No meio disto tudo há uma pergunta que não deve largar ninguém. Se és um armário de gavetas e só abres umas quando fechas as outras porque não fechas de vez a do trabalho? Passarás a vida toda em férias e não há o problema nem da saúde mental nem dos burnouts nem de várias outras dimensões modernas que te arrebatam, que tomas como causas tuas, mas na maioria das vezes sem te fazerem pensar. Ou bem que és um ser humano completo ou bem que és um ser humano assético. E como se falou em vidas asséticas há não pouco tempo…

Aqui vão, então, as minhas 10 razões para não existir um corte completo com o trabalho (poderiam ser 100):

  1. Equilíbrio entre vida pessoal e profissional é isso mesmo, equilíbrio. Cortar partes, pessoais ou profissionais, por que tempo seja, não é um bom contributo para o teu equilíbrio enquanto ser humano. A palavra-chave é mesmo equilíbrio. E a produtividade reside nesse equilíbrio.
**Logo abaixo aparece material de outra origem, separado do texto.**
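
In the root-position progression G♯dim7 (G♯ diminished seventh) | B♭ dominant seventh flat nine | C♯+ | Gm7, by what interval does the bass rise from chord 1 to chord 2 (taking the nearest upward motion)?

diminished third

The roots are G♯ and B♭.
G♯ up to B♭ is 2 semitones, a whole step narrower than a major third, so the interval is diminished.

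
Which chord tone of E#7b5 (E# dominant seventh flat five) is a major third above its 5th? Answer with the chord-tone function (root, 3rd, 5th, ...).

Spelling the chord: E#, G##, B, D#.
The 5th is B. A major third above B is D#.
D# is the chord's 7th.

7th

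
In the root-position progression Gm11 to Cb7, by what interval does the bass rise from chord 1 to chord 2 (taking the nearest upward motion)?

The roots are G and Cb.
4 letter names make it a fourth; at 4 semitones (a half step narrower than perfect) the quality is diminished.

diminished 4th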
  2. Energias recarregadas sem perder a conexão não podem levar-te a um corte absoluto com pessoas e mensagens do teu trabalho. Apenas te provocará, quando voltares, um crush disruptivo de que não te apercebes quando fechas uma gaveta por completo. O processo de regresso será muito mais violento, se fores responsável, porquanto o que te espera pode levar-te de novo à exaustão;
  3. Criatividade e inovação estimulam-se também em férias e tendo igualmente um contexto de trabalho como pano de fundo. São pontos de conexão para a inovação que precisas de fazer migrar para o que fazes em termos de trabalho.
  4. Saúde mental sem desmame. Se te desconectares do trabalho durante as férias contribuis em muito para a tua saúde mental, mas passarás a vida em desmames. Desmame do medicamento férias e desmame do medicamento trabalho. Procura um equilíbrio. Se a gaveta trabalho estiver aberta, pouco aberta, garanto-te que não haverá grande desmame nem sentirás, por exemplo, a síndroma das segundas-feiras quando se trata de fins de semana.
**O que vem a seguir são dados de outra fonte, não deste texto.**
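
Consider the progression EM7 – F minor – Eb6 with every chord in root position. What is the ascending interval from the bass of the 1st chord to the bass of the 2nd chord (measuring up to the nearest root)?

The roots are E and F.
2 letter names make it a second; at 1 semitone (a half step narrower than major) the quality is minor.

minor second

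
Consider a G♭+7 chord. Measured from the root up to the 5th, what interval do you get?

G♭ augmented seventh is spelled G♭, B♭, D, F♭.
Root = G♭; 5th = D.
G♭ up to D is 8 semitones, a half step wider than a perfect fifth, so the interval is augmented.

augmented fifth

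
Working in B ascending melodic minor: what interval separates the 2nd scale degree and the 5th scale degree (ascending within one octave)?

The scale runs B C# D E F# G# A#.
That puts C# below F#.
From C# to F# is 5 semitones, exactly the perfect fourth.

perfect fourth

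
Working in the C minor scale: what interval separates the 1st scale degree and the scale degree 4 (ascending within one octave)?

perfect 4th

The scale runs C D Eb F G Ab Bb.
That puts C below F.
C up to F spans 4 letter names and 5 semitones — a perfect fourth.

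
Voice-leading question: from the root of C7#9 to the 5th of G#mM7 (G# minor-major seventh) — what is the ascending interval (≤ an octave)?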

  5. Relacionamentos pessoais sim, com colegas de trabalho incluídos nas respostas e interações. Não atenderes um colega ou não lhe responderes porque te soa a trabalho é qualquer coisa de absolutamente transcendente. Aí sim, serás verdadeiramente extravagante. A essa gaveta fechada chama-se muitas vezes egoísmo.
  6. Exploração e aprendizagem. As férias são uma oportunidade para explorar novos lugares, culturas e experiências e, porque não, para leres alguma coisa técnica que não apenas os teus romances de verão. Estarás a contribuir para o teu crescimento pessoal e para a ampliação de horizontes e a germinação de pontes para com o trabalho, onde irás certamente mais longe.
  7. Retorno revigorado e não desconectado pode fazer com que te sintas mais motivado e comprometido, aumentando o teu sentido de pertença e melhorando a tua atitude em relação às responsabilidades profissionais.
  8. Flexibilidade tecnológica moderna. Com a tecnologia atual, é possível manteres-te minimamente conectado sem comprometeres as férias, permitindo resolver assuntos importantes de forma pontual.
  9. Exemplo para outros e criação de cultura. Ao demonstrares a importância do equilíbrio entre trabalho e vida pessoal, podes influenciar positivamente a cultura organizacional e incentivar colegas a fazerem o mesmo.
  10. Mas o melhor de tudo é que em trabalho tens de ter fins-de-semana e também pausas para descansar. E, igualmente, durante as férias não podes alhear-te de tudo o que está à tua volta em termos de trabalho. Se queres crescer, em tudo e como ser humano, aprende a ser um ser inteiro em vez de um armário de gavetas abertas e fechadas. Um ser inteiro não fecha gavetas para abrir outras. Gere-as meio abertas, abertas em pleno, meias fechadas. E vai alternado.

Ou seja, “para seres grande, sê inteiro” (Fernando Pessoa no heterónimo Ricardo Reis).